Als u het nieuws een beetje volgt, dan ontkomt u niet aan de term ‘schijnzelfstandigheid’. Maar wat is dat nu eigenlijk? En wat zijn de risico’s? Schijnzelfstandigheid ontstaat wanneer u als opdrachtgever een zzp’er inhuurt, maar de samenwerking in de praktijk meer op een dienstverband lijkt. Dit kan het geval zijn als de zzp’er grotendeels afhankelijk is van uw organisatie voor inkomsten of weinig zeggenschap heeft over eigen tarieven en werktijden.
Als blijkt dat er sprake is van een verkapt dienstverband, dan bent u geen opdrachtgever maar werkgever. Dit brengt zowel een fiscaal- als een arbeidsrechtelijk risico met zich mee. Als werkgever bent u namelijk verplicht om – met terugwerkende kracht! – loonbelasting en sociale premies af te dragen. Dit kan leiden tot hoge naheffingen en boetes. Als werkgever bent u ook arbeidsrechtelijk ineens ‘aan de beurt’ met werkgeverslasten en -risico’s als loondoorbetaling bij ziekte en vakantie en de ontslagbescherming die een werknemer geniet.
Wettelijk kader
Het wettelijk kader bij de beoordeling van arbeidsrelaties is op dit moment nog steeds de Wet Deregulering Beoordeling Arbeidsrelaties (Wet ‘DBA’).
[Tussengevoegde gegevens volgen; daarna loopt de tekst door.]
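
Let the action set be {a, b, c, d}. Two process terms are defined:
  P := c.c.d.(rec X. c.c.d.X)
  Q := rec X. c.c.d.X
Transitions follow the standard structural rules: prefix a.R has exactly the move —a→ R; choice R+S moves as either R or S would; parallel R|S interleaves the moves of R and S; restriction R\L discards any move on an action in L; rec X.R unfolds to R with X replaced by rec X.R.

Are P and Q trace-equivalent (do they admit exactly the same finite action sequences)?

LTS(P): 4 reachable states
  m0 = c.c.d.(rec X. c.c.d.X) :: -c-> m1
  m1 = c.d.(rec X. c.c.d.X) :: -c-> m2
  m2 = d.(rec X. c.c.d.X) :: -d-> m3
  m3 = rec X. c.c.d.X :: -c-> m1
LTS(Q): 3 reachable states
  n0 = rec X. c.c.d.X :: -c-> n1
  n1 = c.d.(rec X. c.c.d.X) :: -c-> n2
  n2 = d.(rec X. c.c.d.X) :: -d-> n0
Bisimilarity quotient blocks:
  B0 = {m0, m3, n0}
  B1 = {m1, n1}
  B2 = {m2, n2}
m0 ∈ B0, n0 ∈ B0 → same block
Bisimilar ⇒ trace-equivalent.

traces(P) = traces(Q)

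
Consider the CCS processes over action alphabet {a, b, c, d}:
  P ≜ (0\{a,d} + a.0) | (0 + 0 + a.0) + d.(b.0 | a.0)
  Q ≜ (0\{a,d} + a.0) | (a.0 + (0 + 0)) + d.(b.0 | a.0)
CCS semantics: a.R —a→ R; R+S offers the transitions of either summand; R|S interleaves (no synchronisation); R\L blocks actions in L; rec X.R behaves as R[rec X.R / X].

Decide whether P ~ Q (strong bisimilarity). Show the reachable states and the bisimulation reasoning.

Reachable graph of P (7 states):
  s0 = (0\{a,d} + a.0) | (0 + 0 + a.0) + d.(b.0 | a.0) ⊢ =a=> s1, =a=> s2, =d=> s3
  s1 = (0\{a,d} + a.0) | 0 ⊢ =a=> s4
  s2 = 0 | (0 + 0 + a.0) ⊢ =a=> s4
  s3 = b.0 | a.0 ⊢ =a=> s5, =b=> s6
  s4 = 0 | 0 ⊢ ·
  s5 = b.0 | 0 ⊢ =b=> s4
  s6 = 0 | a.0 ⊢ =a=> s4
Reachable graph of Q (7 states):
  t0 = (0\{a,d} + a.0) | (a.0 + (0 + 0)) + d.(b.0 | a.0) ⊢ =a=> t1, =a=> t2, =d=> t3
  t1 = (0\{a,d} + a.0) | 0 ⊢ =a=> t4
  t2 = 0 | (a.0 + (0 + 0)) ⊢ =a=> t4
  t3 = b.0 | a.0 ⊢ =a=> t5, =b=> t6
  t4 = 0 | 0 ⊢ ·
  t5 = b.0 | 0 ⊢ =b=> t4
  t6 = 0 | a.0 ⊢ =a=> t4
Partition-refinement fixed point:
  B0 = {s0, t0}
  B1 = {s1, s2, s6, t1, t2, t6}
  B2 = {s4, t4}
  B3 = {s3, t3}
  B4 = {s5, t5}
s0 ∈ B0, t0 ∈ B0 → same block

YES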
Jarenlang stond deze wet – een miskleun – in de spreekwoordelijke koelkast en gold er een handhavingsmoratorium (geen mortuarium zoals ik laatst hoorde). De belastingdienst handhaafde nauwelijks. Vanaf 1 januari 2025 wordt er echter weer volledig gehandhaafd op schijnzelfstandigheid. Zet u een zzp’er in voor werk dat feitelijk in loondienst zou moeten gebeuren, dan kunt u tot maximaal vijf jaar terug boetes en naheffingen krijgen. Gedurende een overgangsperiode van één jaar krijgen bedrijven nog geen boetes als ze aantonen dat ze maatregelen nemen tegen schijnzelfstandigheid. De Wet ‘DBA’ zal worden vervangen door de Wet verduidelijking beoordeling arbeidsrelaties en rechtsvermoeden (‘VBAR’). De beoogde ingangsdatum is 1 januari 2026. Daarover meer in mijn juridische columns in 2025.
Wanneer is sprake van een verkapt dienstverband?
Wat bepaalt of er sprake is van schijnzelfstandigheid? Onthoud dat wat in een contract staat niet richtinggevend is, maar wel de wijze waarop partijen uitvoering geven aan de werkzaamheden in de praktijk. Zo kan een tussen partijen overeengekomen ‘Overeenkomst van opdracht’ in de praktijk toch kwalificeren als een arbeidsovereenkomst. De Belastingdienst hanteert in feite de drie wettelijke criteria die bepalen of er sprake is van een arbeidsovereenkomst: gezagsverhouding, persoonlijke arbeid en vergoeding. Het doorslaggevende criterium is de gezagsverhouding. Is er een hiërarchische relatie tussen de opdrachtgever en de zzp’er? Ontvangt de zzp’er bijvoorbeeld instructies en aansturing zoals een werknemer? De mate van zelfstandigheid vormt een cruciale factor.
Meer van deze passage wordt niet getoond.